Photo: Left to right, David Kedy, Bruce Robinett, Craig Cozby, Cary Cozby, Chance Cozby, Jim Curd and Jock Holliman.
By Ken MacLeod
Were Jerry Cozby alive to see what transpired at his beloved Hillcrest Country Club Monday, he would have been the happiest man on earth instead of the most pleased observer in heaven.
The official groundbreaking, blessing and dedication of the Jerry Cozby learning center was the special occasion, and each of his three sons and wife Karole were all on hand for the ceremony.
“Dad would have been all about this, he would have been over the moon,” said eldest son Cary, the head professional at Southern Hills Country Club in Tulsa. “He loved to teach and he would have been so excited about this. It’s just great what they’ve done.”

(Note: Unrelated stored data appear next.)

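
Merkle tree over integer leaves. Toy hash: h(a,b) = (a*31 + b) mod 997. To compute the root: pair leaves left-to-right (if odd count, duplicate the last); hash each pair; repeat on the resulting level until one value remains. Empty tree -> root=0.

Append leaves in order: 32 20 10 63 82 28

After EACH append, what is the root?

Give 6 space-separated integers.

Answer: 32 15 785 838 276 542

Derivation:
After append 32 (leaves=[32]):
  L0: [32]
  root=32
After append 20 (leaves=[32, 20]):
  L0: [32, 20]
  L1: h(32,20)=(32*31+20)%997=15 -> [15]
  root=15
After append 10 (leaves=[32, 20, 10]):
  L0: [32, 20, 10]
  L1: h(32,20)=(32*31+20)%997=15 h(10,10)=(10*31+10)%997=320 -> [15, 320]
  L2: h(15,320)=(15*31+320)%997=785 -> [785]
  root=785
After append 63 (leaves=[32, 20, 10, 63]):
  L0: [32, 20, 10, 63]
  L1: h(32,20)=(32*31+20)%997=15 h(10,63)=(10*31+63)%997=373 -> [15, 373]
  L2: h(15,373)=(15*31+373)%997=838 -> [838]
  root=838
After append 82 (leaves=[32, 20, 10, 63, 82]):
  L0: [32, 20, 10, 63, 82]
  L1: h(32,20)=(32*31+20)%997=15 h(10,63)=(10*31+63)%997=373 h(82,82)=(82*31+82)%997=630 -> [15, 373, 630]
  L2: h(15,373)=(15*31+373)%997=838 h(630,630)=(630*31+630)%997=220 -> [838, 220]
  L3: h(838,220)=(838*31+220)%997=276 -> [276]
  root=276
After append 28 (leaves=[32, 20, 10, 63, 82, 28]):
  L0: [32, 20, 10, 63, 82, 28]
  L1: h(32,20)=(32*31+20)%997=15 h(10,63)=(10*31+63)%997=373 h(82,28)=(82*31+28)%997=576 -> [15, 373, 576]
  L2: h(15,373)=(15*31+373)%997=838 h(576,576)=(576*31+576)%997=486 -> [838, 486]
  L3: h(838,486)=(838*31+486)%997=542 -> [542]
  root=542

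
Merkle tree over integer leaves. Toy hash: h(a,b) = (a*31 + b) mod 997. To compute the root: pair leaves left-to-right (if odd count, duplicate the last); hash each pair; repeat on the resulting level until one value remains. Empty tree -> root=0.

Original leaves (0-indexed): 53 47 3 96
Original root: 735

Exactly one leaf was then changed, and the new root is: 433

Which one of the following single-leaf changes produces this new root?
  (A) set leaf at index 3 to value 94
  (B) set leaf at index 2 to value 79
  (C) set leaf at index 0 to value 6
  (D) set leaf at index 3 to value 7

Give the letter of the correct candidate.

Original leaves: [53, 47, 3, 96]
Target new root: 433
Try each candidate change and compute the resulting root:
Candidate A: set leaf[3] = 94 -> leaves = [53, 47, 3, 94]
  L0: [53, 47, 3, 94]
  L1: h(53,47)=(53*31+47)%997=693 h(3,94)=(3*31+94)%997=187 -> [693, 187]
  L2: h(693,187)=(693*31+187)%997=733 -> [733]
  root = 733 != target 433
Candidate B: set leaf[2] = 79 -> leaves = [53, 47, 79, 96]
  L0: [53, 47, 79, 96]
  L1: h(53,47)=(53*31+47)%997=693 h(79,96)=(79*31+96)%997=551 -> [693, 551]
  L2: h(693,551)=(693*31+551)%997=100 -> [100]
  root = 100 != target 433
Candidate C: set leaf[0] = 6 -> leaves = [6, 47, 3, 96]
  L0: [6, 47, 3, 96]
  L1: h(6,47)=(6*31+47)%997=233 h(3,96)=(3*31+96)%997=189 -> [233, 189]
  L2: h(233,189)=(233*31+189)%997=433 -> [433]
  root = 433 == target 433  ** MATCH **
Candidate D: set leaf[3] = 7 -> leaves = [53, 47, 3, 7]
  L0: [53, 47, 3, 7]
  L1: h(53,47)=(53*31+47)%997=693 h(3,7)=(3*31+7)%997=100 -> [693, 100]
  L2: h(693,100)=(693*31+100)%997=646 -> [646]
  root = 646 != target 433
Candidate C produces the target root.

Answer: C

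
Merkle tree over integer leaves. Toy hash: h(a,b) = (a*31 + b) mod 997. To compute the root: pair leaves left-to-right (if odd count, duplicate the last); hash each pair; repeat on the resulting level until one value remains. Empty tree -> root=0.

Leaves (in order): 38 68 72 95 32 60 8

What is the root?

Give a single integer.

Answer: 329

Derivation:
L0: [38, 68, 72, 95, 32, 60, 8]
L1: h(38,68)=(38*31+68)%997=249 h(72,95)=(72*31+95)%997=333 h(32,60)=(32*31+60)%997=55 h(8,8)=(8*31+8)%997=256 -> [249, 333, 55, 256]
L2: h(249,333)=(249*31+333)%997=76 h(55,256)=(55*31+256)%997=964 -> [76, 964]
L3: h(76,964)=(76*31+964)%997=329 -> [329]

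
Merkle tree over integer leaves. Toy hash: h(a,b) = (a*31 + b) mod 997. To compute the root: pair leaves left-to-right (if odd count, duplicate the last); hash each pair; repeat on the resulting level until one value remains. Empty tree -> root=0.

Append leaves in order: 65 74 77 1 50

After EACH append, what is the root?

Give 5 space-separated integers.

After append 65 (leaves=[65]):
  L0: [65]
  root=65
After append 74 (leaves=[65, 74]):
  L0: [65, 74]
  L1: h(65,74)=(65*31+74)%997=95 -> [95]
  root=95
After append 77 (leaves=[65, 74, 77]):
  L0: [65, 74, 77]
  L1: h(65,74)=(65*31+74)%997=95 h(77,77)=(77*31+77)%997=470 -> [95, 470]
  L2: h(95,470)=(95*31+470)%997=424 -> [424]
  root=424
After append 1 (leaves=[65, 74, 77, 1]):
  L0: [65, 74, 77, 1]
  L1: h(65,74)=(65*31+74)%997=95 h(77,1)=(77*31+1)%997=394 -> [95, 394]
  L2: h(95,394)=(95*31+394)%997=348 -> [348]
  root=348
After append 50 (leaves=[65, 74, 77, 1, 50]):
  L0: [65, 74, 77, 1, 50]
  L1: h(65,74)=(65*31+74)%997=95 h(77,1)=(77*31+1)%997=394 h(50,50)=(50*31+50)%997=603 -> [95, 394, 603]
  L2: h(95,394)=(95*31+394)%997=348 h(603,603)=(603*31+603)%997=353 -> [348, 353]
  L3: h(348,353)=(348*31+353)%997=174 -> [174]
  root=174

Answer: 65 95 424 348 174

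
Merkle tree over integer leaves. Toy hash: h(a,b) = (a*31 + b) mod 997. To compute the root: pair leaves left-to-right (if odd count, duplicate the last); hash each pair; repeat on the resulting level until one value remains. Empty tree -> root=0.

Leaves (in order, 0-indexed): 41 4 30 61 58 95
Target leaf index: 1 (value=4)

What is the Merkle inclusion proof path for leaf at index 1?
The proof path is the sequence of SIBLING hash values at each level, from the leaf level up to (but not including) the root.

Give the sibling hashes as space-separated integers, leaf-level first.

L0 (leaves): [41, 4, 30, 61, 58, 95], target index=1
L1: h(41,4)=(41*31+4)%997=278 [pair 0] h(30,61)=(30*31+61)%997=991 [pair 1] h(58,95)=(58*31+95)%997=896 [pair 2] -> [278, 991, 896]
  Sibling for proof at L0: 41
L2: h(278,991)=(278*31+991)%997=636 [pair 0] h(896,896)=(896*31+896)%997=756 [pair 1] -> [636, 756]
  Sibling for proof at L1: 991
L3: h(636,756)=(636*31+756)%997=532 [pair 0] -> [532]
  Sibling for proof at L2: 756
Root: 532
Proof path (sibling hashes from leaf to root): [41, 991, 756]

Answer: 41 991 756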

A group of members led by Jim Curd, David Kedy, Jock Holliman and Bruce Robinett has led a fundraising drive that has raised over $230,00 for the two-bay indoor teaching center. Other members and friends of the club have made in-kind donations of their expertise and effort. Member Dale Forrest, owner of United Golf construction company, leveled the entire teeing area and laid fresh sod. Others contributing include Dan Keleher, Gorman Construction, Randy Lawrence, golf architect Tripp Davis and Hillcrest Country Club itself.

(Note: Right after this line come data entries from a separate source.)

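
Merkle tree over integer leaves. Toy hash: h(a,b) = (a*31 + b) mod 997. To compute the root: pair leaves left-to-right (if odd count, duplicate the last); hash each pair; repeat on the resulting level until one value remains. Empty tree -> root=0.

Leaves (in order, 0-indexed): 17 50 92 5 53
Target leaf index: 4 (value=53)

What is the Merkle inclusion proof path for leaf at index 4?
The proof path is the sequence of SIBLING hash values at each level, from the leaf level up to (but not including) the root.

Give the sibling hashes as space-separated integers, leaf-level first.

L0 (leaves): [17, 50, 92, 5, 53], target index=4
L1: h(17,50)=(17*31+50)%997=577 [pair 0] h(92,5)=(92*31+5)%997=863 [pair 1] h(53,53)=(53*31+53)%997=699 [pair 2] -> [577, 863, 699]
  Sibling for proof at L0: 53
L2: h(577,863)=(577*31+863)%997=804 [pair 0] h(699,699)=(699*31+699)%997=434 [pair 1] -> [804, 434]
  Sibling for proof at L1: 699
L3: h(804,434)=(804*31+434)%997=433 [pair 0] -> [433]
  Sibling for proof at L2: 804
Root: 433
Proof path (sibling hashes from leaf to root): [53, 699, 804]

Answer: 53 699 804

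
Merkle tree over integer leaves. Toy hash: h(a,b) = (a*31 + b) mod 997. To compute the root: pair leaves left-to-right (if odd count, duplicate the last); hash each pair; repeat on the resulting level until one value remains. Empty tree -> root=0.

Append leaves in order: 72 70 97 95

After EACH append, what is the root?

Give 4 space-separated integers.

Answer: 72 308 688 686

Derivation:
After append 72 (leaves=[72]):
  L0: [72]
  root=72
After append 70 (leaves=[72, 70]):
  L0: [72, 70]
  L1: h(72,70)=(72*31+70)%997=308 -> [308]
  root=308
After append 97 (leaves=[72, 70, 97]):
  L0: [72, 70, 97]
  L1: h(72,70)=(72*31+70)%997=308 h(97,97)=(97*31+97)%997=113 -> [308, 113]
  L2: h(308,113)=(308*31+113)%997=688 -> [688]
  root=688
After append 95 (leaves=[72, 70, 97, 95]):
  L0: [72, 70, 97, 95]
  L1: h(72,70)=(72*31+70)%997=308 h(97,95)=(97*31+95)%997=111 -> [308, 111]
  L2: h(308,111)=(308*31+111)%997=686 -> [686]
  root=686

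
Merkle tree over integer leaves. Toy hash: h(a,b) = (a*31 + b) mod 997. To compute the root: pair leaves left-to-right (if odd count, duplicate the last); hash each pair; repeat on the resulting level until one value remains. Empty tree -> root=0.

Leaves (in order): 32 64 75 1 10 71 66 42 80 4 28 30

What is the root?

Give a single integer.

L0: [32, 64, 75, 1, 10, 71, 66, 42, 80, 4, 28, 30]
L1: h(32,64)=(32*31+64)%997=59 h(75,1)=(75*31+1)%997=332 h(10,71)=(10*31+71)%997=381 h(66,42)=(66*31+42)%997=94 h(80,4)=(80*31+4)%997=490 h(28,30)=(28*31+30)%997=898 -> [59, 332, 381, 94, 490, 898]
L2: h(59,332)=(59*31+332)%997=167 h(381,94)=(381*31+94)%997=938 h(490,898)=(490*31+898)%997=136 -> [167, 938, 136]
L3: h(167,938)=(167*31+938)%997=133 h(136,136)=(136*31+136)%997=364 -> [133, 364]
L4: h(133,364)=(133*31+364)%997=499 -> [499]

Answer: 499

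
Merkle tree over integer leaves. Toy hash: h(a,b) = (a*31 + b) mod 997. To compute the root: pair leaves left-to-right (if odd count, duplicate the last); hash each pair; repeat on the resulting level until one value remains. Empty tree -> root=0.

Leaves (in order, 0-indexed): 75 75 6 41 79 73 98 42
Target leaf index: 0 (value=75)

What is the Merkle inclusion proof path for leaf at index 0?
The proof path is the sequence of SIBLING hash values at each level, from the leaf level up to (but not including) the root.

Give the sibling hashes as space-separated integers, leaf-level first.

Answer: 75 227 505

Derivation:
L0 (leaves): [75, 75, 6, 41, 79, 73, 98, 42], target index=0
L1: h(75,75)=(75*31+75)%997=406 [pair 0] h(6,41)=(6*31+41)%997=227 [pair 1] h(79,73)=(79*31+73)%997=528 [pair 2] h(98,42)=(98*31+42)%997=89 [pair 3] -> [406, 227, 528, 89]
  Sibling for proof at L0: 75
L2: h(406,227)=(406*31+227)%997=849 [pair 0] h(528,89)=(528*31+89)%997=505 [pair 1] -> [849, 505]
  Sibling for proof at L1: 227
L3: h(849,505)=(849*31+505)%997=902 [pair 0] -> [902]
  Sibling for proof at L2: 505
Root: 902
Proof path (sibling hashes from leaf to root): [75, 227, 505]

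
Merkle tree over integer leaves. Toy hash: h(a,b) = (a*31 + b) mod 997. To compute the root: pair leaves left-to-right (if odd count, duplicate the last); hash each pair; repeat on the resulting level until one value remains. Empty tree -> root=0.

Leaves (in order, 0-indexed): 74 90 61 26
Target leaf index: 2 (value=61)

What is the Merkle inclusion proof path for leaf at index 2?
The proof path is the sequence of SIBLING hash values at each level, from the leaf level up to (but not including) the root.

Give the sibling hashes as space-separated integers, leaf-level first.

L0 (leaves): [74, 90, 61, 26], target index=2
L1: h(74,90)=(74*31+90)%997=390 [pair 0] h(61,26)=(61*31+26)%997=920 [pair 1] -> [390, 920]
  Sibling for proof at L0: 26
L2: h(390,920)=(390*31+920)%997=49 [pair 0] -> [49]
  Sibling for proof at L1: 390
Root: 49
Proof path (sibling hashes from leaf to root): [26, 390]

Answer: 26 390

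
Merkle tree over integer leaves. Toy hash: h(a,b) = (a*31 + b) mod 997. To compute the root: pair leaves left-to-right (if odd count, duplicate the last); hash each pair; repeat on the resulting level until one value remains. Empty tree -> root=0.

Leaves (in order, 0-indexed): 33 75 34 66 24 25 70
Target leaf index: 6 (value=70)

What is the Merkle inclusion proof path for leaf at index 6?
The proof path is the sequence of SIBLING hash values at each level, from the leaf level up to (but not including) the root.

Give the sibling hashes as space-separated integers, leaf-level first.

L0 (leaves): [33, 75, 34, 66, 24, 25, 70], target index=6
L1: h(33,75)=(33*31+75)%997=101 [pair 0] h(34,66)=(34*31+66)%997=123 [pair 1] h(24,25)=(24*31+25)%997=769 [pair 2] h(70,70)=(70*31+70)%997=246 [pair 3] -> [101, 123, 769, 246]
  Sibling for proof at L0: 70
L2: h(101,123)=(101*31+123)%997=263 [pair 0] h(769,246)=(769*31+246)%997=157 [pair 1] -> [263, 157]
  Sibling for proof at L1: 769
L3: h(263,157)=(263*31+157)%997=334 [pair 0] -> [334]
  Sibling for proof at L2: 263
Root: 334
Proof path (sibling hashes from leaf to root): [70, 769, 263]

Answer: 70 769 263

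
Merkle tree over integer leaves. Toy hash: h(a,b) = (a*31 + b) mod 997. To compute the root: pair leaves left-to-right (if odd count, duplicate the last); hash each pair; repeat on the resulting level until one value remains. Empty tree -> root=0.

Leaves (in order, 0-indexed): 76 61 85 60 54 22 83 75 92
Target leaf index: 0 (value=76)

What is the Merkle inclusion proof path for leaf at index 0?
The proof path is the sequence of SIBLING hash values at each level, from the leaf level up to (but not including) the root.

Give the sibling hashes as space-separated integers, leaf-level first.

Answer: 61 701 389 725

Derivation:
L0 (leaves): [76, 61, 85, 60, 54, 22, 83, 75, 92], target index=0
L1: h(76,61)=(76*31+61)%997=423 [pair 0] h(85,60)=(85*31+60)%997=701 [pair 1] h(54,22)=(54*31+22)%997=699 [pair 2] h(83,75)=(83*31+75)%997=654 [pair 3] h(92,92)=(92*31+92)%997=950 [pair 4] -> [423, 701, 699, 654, 950]
  Sibling for proof at L0: 61
L2: h(423,701)=(423*31+701)%997=853 [pair 0] h(699,654)=(699*31+654)%997=389 [pair 1] h(950,950)=(950*31+950)%997=490 [pair 2] -> [853, 389, 490]
  Sibling for proof at L1: 701
L3: h(853,389)=(853*31+389)%997=910 [pair 0] h(490,490)=(490*31+490)%997=725 [pair 1] -> [910, 725]
  Sibling for proof at L2: 389
L4: h(910,725)=(910*31+725)%997=22 [pair 0] -> [22]
  Sibling for proof at L3: 725
Root: 22
Proof path (sibling hashes from leaf to root): [61, 701, 389, 725]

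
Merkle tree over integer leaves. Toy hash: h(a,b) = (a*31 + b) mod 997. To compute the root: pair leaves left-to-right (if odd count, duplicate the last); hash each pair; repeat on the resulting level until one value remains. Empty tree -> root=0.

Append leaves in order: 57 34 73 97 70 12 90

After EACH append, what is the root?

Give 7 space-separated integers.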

When completed, the center will have a teaching bay opening to the driving range and a second bay with simulators for year round learning and entertainment.
The ceremony was held one year to the day Jerry Cozby passed away due to multiple health issues. Coz, as he was known to all, was the head professional at Hillcrest for 41 years, an exacting boss who cared deeply and passionately about the game and his members as well as his family and co-workers. He is a member of both the Oklahoma Golf Hall of Fame and PGA of America Hall of Fame.

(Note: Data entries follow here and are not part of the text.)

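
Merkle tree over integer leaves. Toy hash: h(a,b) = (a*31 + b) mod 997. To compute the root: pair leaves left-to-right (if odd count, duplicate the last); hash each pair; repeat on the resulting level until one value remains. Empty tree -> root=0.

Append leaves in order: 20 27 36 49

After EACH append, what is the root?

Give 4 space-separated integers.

Answer: 20 647 272 285

Derivation:
After append 20 (leaves=[20]):
  L0: [20]
  root=20
After append 27 (leaves=[20, 27]):
  L0: [20, 27]
  L1: h(20,27)=(20*31+27)%997=647 -> [647]
  root=647
After append 36 (leaves=[20, 27, 36]):
  L0: [20, 27, 36]
  L1: h(20,27)=(20*31+27)%997=647 h(36,36)=(36*31+36)%997=155 -> [647, 155]
  L2: h(647,155)=(647*31+155)%997=272 -> [272]
  root=272
After append 49 (leaves=[20, 27, 36, 49]):
  L0: [20, 27, 36, 49]
  L1: h(20,27)=(20*31+27)%997=647 h(36,49)=(36*31+49)%997=168 -> [647, 168]
  L2: h(647,168)=(647*31+168)%997=285 -> [285]
  root=285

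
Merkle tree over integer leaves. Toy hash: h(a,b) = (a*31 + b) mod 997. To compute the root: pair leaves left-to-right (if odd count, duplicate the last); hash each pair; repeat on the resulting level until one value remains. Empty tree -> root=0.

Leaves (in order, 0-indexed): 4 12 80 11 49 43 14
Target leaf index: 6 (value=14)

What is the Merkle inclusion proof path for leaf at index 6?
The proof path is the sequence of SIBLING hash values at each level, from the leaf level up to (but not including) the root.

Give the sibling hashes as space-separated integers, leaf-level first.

L0 (leaves): [4, 12, 80, 11, 49, 43, 14], target index=6
L1: h(4,12)=(4*31+12)%997=136 [pair 0] h(80,11)=(80*31+11)%997=497 [pair 1] h(49,43)=(49*31+43)%997=565 [pair 2] h(14,14)=(14*31+14)%997=448 [pair 3] -> [136, 497, 565, 448]
  Sibling for proof at L0: 14
L2: h(136,497)=(136*31+497)%997=725 [pair 0] h(565,448)=(565*31+448)%997=17 [pair 1] -> [725, 17]
  Sibling for proof at L1: 565
L3: h(725,17)=(725*31+17)%997=558 [pair 0] -> [558]
  Sibling for proof at L2: 725
Root: 558
Proof path (sibling hashes from leaf to root): [14, 565, 725]

Answer: 14 565 725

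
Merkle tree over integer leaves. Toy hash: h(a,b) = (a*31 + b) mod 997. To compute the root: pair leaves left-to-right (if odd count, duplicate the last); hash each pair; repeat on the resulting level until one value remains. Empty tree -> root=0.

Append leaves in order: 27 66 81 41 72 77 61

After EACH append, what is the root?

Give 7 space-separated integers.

Answer: 27 903 675 635 692 852 495

Derivation:
After append 27 (leaves=[27]):
  L0: [27]
  root=27
After append 66 (leaves=[27, 66]):
  L0: [27, 66]
  L1: h(27,66)=(27*31+66)%997=903 -> [903]
  root=903
After append 81 (leaves=[27, 66, 81]):
  L0: [27, 66, 81]
  L1: h(27,66)=(27*31+66)%997=903 h(81,81)=(81*31+81)%997=598 -> [903, 598]
  L2: h(903,598)=(903*31+598)%997=675 -> [675]
  root=675
After append 41 (leaves=[27, 66, 81, 41]):
  L0: [27, 66, 81, 41]
  L1: h(27,66)=(27*31+66)%997=903 h(81,41)=(81*31+41)%997=558 -> [903, 558]
  L2: h(903,558)=(903*31+558)%997=635 -> [635]
  root=635
After append 72 (leaves=[27, 66, 81, 41, 72]):
  L0: [27, 66, 81, 41, 72]
  L1: h(27,66)=(27*31+66)%997=903 h(81,41)=(81*31+41)%997=558 h(72,72)=(72*31+72)%997=310 -> [903, 558, 310]
  L2: h(903,558)=(903*31+558)%997=635 h(310,310)=(310*31+310)%997=947 -> [635, 947]
  L3: h(635,947)=(635*31+947)%997=692 -> [692]
  root=692
After append 77 (leaves=[27, 66, 81, 41, 72, 77]):
  L0: [27, 66, 81, 41, 72, 77]
  L1: h(27,66)=(27*31+66)%997=903 h(81,41)=(81*31+41)%997=558 h(72,77)=(72*31+77)%997=315 -> [903, 558, 315]
  L2: h(903,558)=(903*31+558)%997=635 h(315,315)=(315*31+315)%997=110 -> [635, 110]
  L3: h(635,110)=(635*31+110)%997=852 -> [852]
  root=852
After append 61 (leaves=[27, 66, 81, 41, 72, 77, 61]):
  L0: [27, 66, 81, 41, 72, 77, 61]
  L1: h(27,66)=(27*31+66)%997=903 h(81,41)=(81*31+41)%997=558 h(72,77)=(72*31+77)%997=315 h(61,61)=(61*31+61)%997=955 -> [903, 558, 315, 955]
  L2: h(903,558)=(903*31+558)%997=635 h(315,955)=(315*31+955)%997=750 -> [635, 750]
  L3: h(635,750)=(635*31+750)%997=495 -> [495]
  root=495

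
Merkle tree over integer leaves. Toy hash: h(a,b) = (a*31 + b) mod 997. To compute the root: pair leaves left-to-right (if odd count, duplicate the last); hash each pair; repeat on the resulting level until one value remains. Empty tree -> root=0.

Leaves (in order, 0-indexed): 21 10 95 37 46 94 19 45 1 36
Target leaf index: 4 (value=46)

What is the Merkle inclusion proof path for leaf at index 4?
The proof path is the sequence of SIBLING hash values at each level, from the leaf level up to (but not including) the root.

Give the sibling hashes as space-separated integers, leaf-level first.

L0 (leaves): [21, 10, 95, 37, 46, 94, 19, 45, 1, 36], target index=4
L1: h(21,10)=(21*31+10)%997=661 [pair 0] h(95,37)=(95*31+37)%997=988 [pair 1] h(46,94)=(46*31+94)%997=523 [pair 2] h(19,45)=(19*31+45)%997=634 [pair 3] h(1,36)=(1*31+36)%997=67 [pair 4] -> [661, 988, 523, 634, 67]
  Sibling for proof at L0: 94
L2: h(661,988)=(661*31+988)%997=542 [pair 0] h(523,634)=(523*31+634)%997=895 [pair 1] h(67,67)=(67*31+67)%997=150 [pair 2] -> [542, 895, 150]
  Sibling for proof at L1: 634
L3: h(542,895)=(542*31+895)%997=748 [pair 0] h(150,150)=(150*31+150)%997=812 [pair 1] -> [748, 812]
  Sibling for proof at L2: 542
L4: h(748,812)=(748*31+812)%997=72 [pair 0] -> [72]
  Sibling for proof at L3: 812
Root: 72
Proof path (sibling hashes from leaf to root): [94, 634, 542, 812]

Answer: 94 634 542 812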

Chance Cozby, who runs the Waste Management Phoenix Open, flew in from the desert, while Craig Cozby, a sales manager for Ping, came in from Kansas City. Current head professional John Hron, who worked six years for Jerry, opened the ceremony by recalling his former boss’ training methods.
“When I came for my first interview, I was five minutes early and he said, ‘you’re late.’ Hron recalled. “He told me 15 minutes early is on time, 5 minutes early is late, and if you’re actually late, don’t even bother coming.”
Karole and Cary then followed with emotional remembrances, followed by a blessing of the ground by Father Nick Phares of St. Luke’s Episcopal Church in Bartlesville, where Jerry and Karole began attending in 1969.
Following the ground breaking, the immediate family took a small phial of Jerry ashes and a taste of Jack Daniels to spread on the landing area on the par-5 18th hole.
“Dad was always complaining that he needed another 20 yards up the hill to have a chance to hit the green,” Chance said. “We’re going to give him that 20 yards.”